The law also says that letters of opposition from 51 percent of the property owners can quash the NID.
The 45-day period ended Sunday, opponents said.
They believe that Chief Clerk Michael Decker may be preparing to tell City Council the results of the NID challenges before Council's last meeting of the year tomorrow.
"We collected 315 letters of objection to the NID," said Philip Browndeis, an activist against the NID, which is proposed for an area roughly bound by Vine and Spring Garden and 8th and Broad streets.
Browndeis said 644 taxable properties are in the boundaries of the NID with an assessed value of more than $40 million.
"The owners of 57 percent of taxable assessed property worth $22,759,776 filed letters of opposition," Browndeis said.
"I'm cautiously optimistic that we won."
But Gary Reuben, co-owner of the Wolf Building at 12th and Callowhill streets and a supporter of the NID, said he also is optimistic.
"Our neighborhood is poised to really make dramatic leaps forward and . . . [the NID] will help us advance to the next level," Reuben said.

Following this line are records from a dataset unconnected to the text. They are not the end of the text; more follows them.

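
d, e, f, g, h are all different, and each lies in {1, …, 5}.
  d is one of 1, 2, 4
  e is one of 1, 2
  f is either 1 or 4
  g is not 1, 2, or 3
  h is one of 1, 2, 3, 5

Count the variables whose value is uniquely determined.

2

Among the 5 variables, 3 fits only h (and all 5 values in {1, 2, 3, 4, 5} must be used), so h = 3.
Among the 4 still-open variables, 5 fits only g (and all 4 values in {1, 2, 4, 5} must be used), so g = 5.
Determined: g=5, h=3. The other variables each still have more than one consistent value. That makes 2.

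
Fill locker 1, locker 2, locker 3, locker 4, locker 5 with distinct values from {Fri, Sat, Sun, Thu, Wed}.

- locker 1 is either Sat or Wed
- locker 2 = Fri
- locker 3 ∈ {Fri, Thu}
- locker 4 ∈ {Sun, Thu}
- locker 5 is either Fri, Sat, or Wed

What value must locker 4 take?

locker 2 has just one choice, so locker 2 = Fri. Remove Fri from locker 3, locker 5.
locker 3 has just one choice, so locker 3 = Thu. Strike Thu from locker 4.
So locker 4 = Sun.

Sun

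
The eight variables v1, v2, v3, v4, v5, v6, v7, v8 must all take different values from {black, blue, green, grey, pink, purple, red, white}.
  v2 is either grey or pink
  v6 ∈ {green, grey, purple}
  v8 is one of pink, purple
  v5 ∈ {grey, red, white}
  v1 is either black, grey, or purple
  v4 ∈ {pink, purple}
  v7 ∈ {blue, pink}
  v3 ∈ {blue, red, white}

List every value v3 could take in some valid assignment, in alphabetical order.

The 8 variables draw from only 8 values {black, blue, green, grey, pink, purple, red, white}, so each is used; only v1 can be black, hence v1 = black.
The 7 still-open variables together cover exactly {blue, green, grey, pink, purple, red, white} — 7 values for 7 variables — and green appears only in v6's list, so v6 = green.
v4 and v8 share exactly the 2 values {pink, purple}; by pigeonhole those values go to them, so strike pink, purple from v2, v7.
That leaves v2 = grey. Strike grey from v5.
v7 has just one choice, so v7 = blue. Eliminate blue elsewhere: v3.
No further eliminations apply; v3 can still be any of red, white.

red, white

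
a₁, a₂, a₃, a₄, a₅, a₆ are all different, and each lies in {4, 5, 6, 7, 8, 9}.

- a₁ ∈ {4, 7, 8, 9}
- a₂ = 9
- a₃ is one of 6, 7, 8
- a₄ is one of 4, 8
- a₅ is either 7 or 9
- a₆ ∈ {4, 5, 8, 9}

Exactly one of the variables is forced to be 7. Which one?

a₅

a₂'s domain is down to {9}, so a₂ = 9. Strike 9 from a₁, a₅, a₆.
So 7 goes to a₅.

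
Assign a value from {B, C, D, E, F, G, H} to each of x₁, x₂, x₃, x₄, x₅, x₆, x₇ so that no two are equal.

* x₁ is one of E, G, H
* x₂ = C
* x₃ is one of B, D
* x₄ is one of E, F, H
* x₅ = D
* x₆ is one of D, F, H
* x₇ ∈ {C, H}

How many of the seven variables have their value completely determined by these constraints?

x₂ must be C (only option left). Eliminate C elsewhere: x₇.
x₅ has just one choice, so x₅ = D. Strike D from x₃, x₆.
x₇ has just one choice, so x₇ = H. Remove H from x₁, x₄, x₆.
x₃ must be B (only option left).
x₆ must be F (only option left). Remove F from x₄.
x₄ must be E (only option left). Remove E from x₁.
x₁ must be G (only option left).
Every variable is fixed: x₁=G, x₂=C, x₃=B, x₄=E, x₅=D, x₆=F, x₇=H. That makes 7.

7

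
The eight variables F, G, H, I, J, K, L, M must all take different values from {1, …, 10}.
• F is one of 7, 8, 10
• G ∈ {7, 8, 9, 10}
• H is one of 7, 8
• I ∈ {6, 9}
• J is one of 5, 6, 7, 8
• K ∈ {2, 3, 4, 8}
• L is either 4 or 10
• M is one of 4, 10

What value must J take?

5

L and M share exactly the 2 values {4, 10}; by pigeonhole those values go to them, so strike 4, 10 from F, G, K.
F and H between them cover only {7, 8} — a naked pair. Remove those values from G, J, K.
G has just one choice, so G = 9. Remove 9 from I.
That leaves I = 6. Eliminate 6 elsewhere: J.
So J = 5.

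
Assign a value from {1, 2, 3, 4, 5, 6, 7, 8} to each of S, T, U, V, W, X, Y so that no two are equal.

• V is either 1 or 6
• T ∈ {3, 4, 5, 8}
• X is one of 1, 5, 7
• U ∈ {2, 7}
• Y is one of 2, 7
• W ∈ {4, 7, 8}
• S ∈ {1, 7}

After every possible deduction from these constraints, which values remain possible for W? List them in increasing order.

4, 8

U and Y between them cover only {2, 7} — a naked pair. Remove those values from S, W, X.
S's domain is down to {1}, so S = 1. Eliminate 1 elsewhere: V, X.
V's domain is down to {6}, so V = 6.
That leaves X = 5. Eliminate 5 elsewhere: T.
No further eliminations apply; W can still be any of 4, 8.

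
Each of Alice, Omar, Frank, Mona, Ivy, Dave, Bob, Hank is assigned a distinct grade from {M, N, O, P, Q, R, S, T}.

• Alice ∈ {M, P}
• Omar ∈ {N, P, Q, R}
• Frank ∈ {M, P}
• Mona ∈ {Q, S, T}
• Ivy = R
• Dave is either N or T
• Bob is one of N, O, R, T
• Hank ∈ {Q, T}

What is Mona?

S

Ivy must be R (only option left). So Omar, Bob can't be R.
Among the 7 still-open variables, O fits only Bob (and all 7 values in {M, N, O, P, Q, S, T} must be used), so Bob = O.
The 6 still-open variables together cover exactly {M, N, P, Q, S, T} — 6 values for 6 variables — and S appears only in Mona's list, so Mona = S.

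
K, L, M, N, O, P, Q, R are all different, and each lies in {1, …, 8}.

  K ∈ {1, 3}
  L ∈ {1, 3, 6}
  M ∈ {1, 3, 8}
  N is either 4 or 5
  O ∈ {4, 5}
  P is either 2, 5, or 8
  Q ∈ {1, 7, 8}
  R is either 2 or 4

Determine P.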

"Nobody wants to pay additional taxes, but this is a tax where we can determine how to allocate the funds raised by the tax as we see fit."
The proposed NID created a rift among neighbors in Callowhill and Chinatown North.
The original bill specified that one goal was to help develop a Reading Viaduct Park above the abandoned elevated Reading Railroad trestle that crisscrosses the neighborhoods from Callowhill Street to just north of Spring Garden.